Groźby ataków dronami i bombami. Fałszywe alarmy w całej Polsce
Sprawca, jak wynika z komunikatu policji, nie ograniczał się jedynie do gróźb podłożenia bomb. W wysyłanych wiadomościach informował także o rzekomych atakach dronami z materiałami wybuchowymi oraz o bombowym ataku lotniczym. Tego typu fałszywy alarm bombowy to nie tylko wywołanie paniki, ale także ogromne koszty związane z ewakuacją budynków i zaangażowaniem wielu służb, które w tym czasie mogłyby być potrzebne gdzie indziej.
Informacja o zagrożeniu terrorystycznym trafiła do funkcjonariuszy Zarządu w Katowicach CBZC, którzy natychmiast podjęli działania. W ramach czynności operacyjnych ustalili, że za masową wysyłką gróźb stoi 43-letni mieszkaniec Gliwic.
Wystarczyło 5 godzin by namierzyć 43-latka
Policjanci z elitarnej jednostki do walki z cyberprzestępczością pokazali niezwykłą skuteczność. Mężczyzna został zatrzymany w swoim miejscu zamieszkania w Gliwicach w tym samym dniu, w którym rozesłał groźby. Cała akcja, od momentu otrzymania zgłoszenia do zatrzymania, trwała niespełna 5 godzin.
Podczas przeszukania mieszkania 43-latka funkcjonariusze zabezpieczyli obszerny materiał dowodowy.

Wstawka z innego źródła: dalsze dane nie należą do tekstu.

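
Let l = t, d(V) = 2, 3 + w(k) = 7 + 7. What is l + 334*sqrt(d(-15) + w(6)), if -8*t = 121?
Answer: -121/8 + 334*sqrt(13) ≈ 1189.1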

Był to między innymi komputer, z którego wysłano wiadomości, a także trzy telefony komórkowe, aż 20 kart SIM, 3 cyfrowe nośniki pamięci oraz dwa dyski zewnętrzne. Taka ilość sprzętu może sugerować, że mężczyzna próbował zacierać za sobą ślady i zapewnić sobie anonimowość w sieci.
Gliwiczanina czeka potężna kara
Podejrzany został doprowadzony do prokuratury, gdzie usłyszał zarzuty. Odpowie za zawiadomienie o zdarzeniu zagrażającym życiu i zdrowiu wielu osób oraz mieniu w znacznych rozmiarach, wiedząc, że takie zagrożenie nie istnieje, czyli za czyn z art. 224a Kodeksu karnego.
Na wniosek prokuratury Sąd Rejonowy w Gliwicach zdecydował o zastosowaniu wobec mężczyzny środka zapobiegawczego. 43-latek został tymczasowo aresztowany na okres 3 miesięcy. To jednak dopiero początek jego problemów. Za wywoływanie fałszywych alarmów i sianie paniki grozi mu kara nawet do 15 lat pozbawienia wolności.